These are the key concepts you need to understand to accurately answer the question.

preferred stock
Preferred stock is a type of equity investment that includes priority over common stock when it comes to receiving dividends. This means that before any dividends can be given to common shareholders, preferred shareholders receive their dividends first.
Preferred stock usually comes with a fixed dividend rate, which is expressed as a percentage of the par value. In Bowen Corporation's case, the preferred stock has a 6% dividend rate on a $50 par value, resulting in an annual dividend of $3 per share. Since there are 15,000 preferred shares, the company would typically allocate $45,000 annually to cover these preferred dividends.

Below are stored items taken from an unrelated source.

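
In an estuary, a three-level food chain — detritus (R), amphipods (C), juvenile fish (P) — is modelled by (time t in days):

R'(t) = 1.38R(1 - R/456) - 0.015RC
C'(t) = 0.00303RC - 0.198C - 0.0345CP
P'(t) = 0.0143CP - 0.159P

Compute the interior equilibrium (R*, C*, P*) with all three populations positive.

R* ≈ 401, C* ≈ 11.1, P* ≈ 29.5

From dP/dt = 0: 0.0143C* = 0.159, so C* = 11.1.
From dR/dt = 0: 1.38(1 - R*/456) = 0.015·11.1, giving R* = 456·(1 - 0.121) = 401.
From dC/dt = 0: 0.00303·401 - 0.198 = 0.0345P*, so P* = 1.02/0.0345 = 29.5.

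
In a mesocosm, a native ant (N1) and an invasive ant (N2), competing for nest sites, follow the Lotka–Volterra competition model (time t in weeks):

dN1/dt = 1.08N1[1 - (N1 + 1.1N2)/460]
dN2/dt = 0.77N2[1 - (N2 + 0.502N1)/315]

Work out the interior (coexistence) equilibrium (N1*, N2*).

N1* ≈ 253, N2* ≈ 188

Setting both brackets to zero gives the nullclines N1 + 1.1N2 = 460 and 0.502N1 + N2 = 315.
Substituting N2 = 315 - 0.502N1 into the first: N1(1 - 1.1·0.502) = 460 - 1.1·315.
So N1* = 114/0.448 = 253, and then N2* = 315 - 0.502·253 = 188.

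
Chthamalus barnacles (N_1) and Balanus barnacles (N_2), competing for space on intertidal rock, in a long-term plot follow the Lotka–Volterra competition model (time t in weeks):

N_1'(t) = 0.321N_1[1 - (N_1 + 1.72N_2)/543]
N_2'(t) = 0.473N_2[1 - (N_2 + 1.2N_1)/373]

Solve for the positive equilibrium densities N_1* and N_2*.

N_1* ≈ 92.6, N_2* ≈ 262

Setting both brackets to zero gives the nullclines N_1 + 1.72N_2 = 543 and 1.2N_1 + N_2 = 373.
Substituting N_2 = 373 - 1.2N_1 into the first: N_1(1 - 1.72·1.2) = 543 - 1.72·373.
So N_1* = -98.6/-1.06 = 92.6, and then N_2* = 373 - 1.2·92.6 = 262.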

One key characteristic of preferred stock is that it may or may not be cumulative. This detail significantly affects how missed dividend payments are handled.
common stock
Common stock represents ownership in a corporation and comes with voting rights, typically entitling shareholders to elect company directors and vote on major company matters. Common stockholders are last in line when it comes to dividend distribution, as preferred stockholders are paid first.
However, if the company performs well, common stock can lead to high returns on investment due to potential capital gains and, sometimes, increasing dividend payouts. In the context of Bowen Corporation, there are 50,000 common shares.

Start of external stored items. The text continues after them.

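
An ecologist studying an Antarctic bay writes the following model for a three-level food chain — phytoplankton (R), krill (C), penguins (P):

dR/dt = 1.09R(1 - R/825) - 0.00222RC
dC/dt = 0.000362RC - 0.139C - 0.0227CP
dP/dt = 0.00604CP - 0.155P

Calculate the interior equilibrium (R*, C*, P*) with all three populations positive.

R* ≈ 782, C* ≈ 25.7, P* ≈ 6.35

From dP/dt = 0: 0.00604C* = 0.155, so C* = 25.7.
From dR/dt = 0: 1.09(1 - R*/825) = 0.00222·25.7, giving R* = 825·(1 - 0.0523) = 782.
From dC/dt = 0: 0.000362·782 - 0.139 = 0.0227P*, so P* = 0.144/0.0227 = 6.35.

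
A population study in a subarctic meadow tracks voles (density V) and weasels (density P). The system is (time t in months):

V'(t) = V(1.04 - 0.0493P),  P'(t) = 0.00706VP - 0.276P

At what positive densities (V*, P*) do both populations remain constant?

Set dP/dt = 0 with P > 0: 0.00706V - 0.276 = 0, so V* = 0.276/0.00706 = 39.1.
Set dV/dt = 0 with V > 0: 1.04 - 0.0493P = 0, so P* = 1.04/0.0493 = 21.1.

V* ≈ 39.1, P* ≈ 21.1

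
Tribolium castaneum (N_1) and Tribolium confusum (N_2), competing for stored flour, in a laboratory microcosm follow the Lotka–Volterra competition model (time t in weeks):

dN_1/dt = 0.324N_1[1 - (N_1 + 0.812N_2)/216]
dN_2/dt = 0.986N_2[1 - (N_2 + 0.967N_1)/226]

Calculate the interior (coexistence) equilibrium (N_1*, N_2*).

N_1* ≈ 151, N_2* ≈ 79.7

Setting both brackets to zero gives the nullclines N_1 + 0.812N_2 = 216 and 0.967N_1 + N_2 = 226.
Substituting N_2 = 226 - 0.967N_1 into the first: N_1(1 - 0.812·0.967) = 216 - 0.812·226.
So N_1* = 32.5/0.215 = 151, and then N_2* = 226 - 0.967·151 = 79.7.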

After preferred shareholders have received their allocation, only then are common shareholders considered for the remaining dividends. Over time, dividends on common stock can grow if the company’s profitability allows for it.
cumulative dividends
Cumulative dividends refer to a feature of preferred stock that ensures missed dividend payments accumulate over time. This means, if a corporation fails to pay the promised preferred dividends, these unpaid amounts will be carried over to subsequent years.
For Bowen Corporation, if a cumulative dividend policy is in place, the unpaid $45,000 from the first year must be covered in the subsequent years before any dividends on common stock can be paid.

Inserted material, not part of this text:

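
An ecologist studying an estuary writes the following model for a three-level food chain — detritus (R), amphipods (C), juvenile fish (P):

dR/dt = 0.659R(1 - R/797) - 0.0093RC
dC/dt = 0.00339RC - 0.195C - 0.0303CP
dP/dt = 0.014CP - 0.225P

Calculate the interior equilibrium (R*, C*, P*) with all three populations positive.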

This feature provides a layer of financial security to preferred shareholders, as they are eventually compensated for any past dividend shortfalls. Business owners must carefully manage their finances since recurring missed payments can build up into a substantial financial commitment.
non-cumulative dividends
Non-cumulative dividends imply that preferred shareholders do not claim unpaid dividends from previous years.
In this setup, each year's dividend payment stands alone, meaning if a year goes by without declaring dividends, preferred shareholders lose out on that year's potential income. For Bowen Corporation, in a non-cumulative scenario, the company simply needs to cover the current year's dividends for preferred shareholders, which is $45,000, before considering distributions to common shareholders.
While non-cumulative dividends can be less burdensome for companies, they pose greater risks to preferred shareholders, since they might miss out on receiving dividends during lower earning years. This feature can make it crucial for investors to understand a company's dividend policy before investing.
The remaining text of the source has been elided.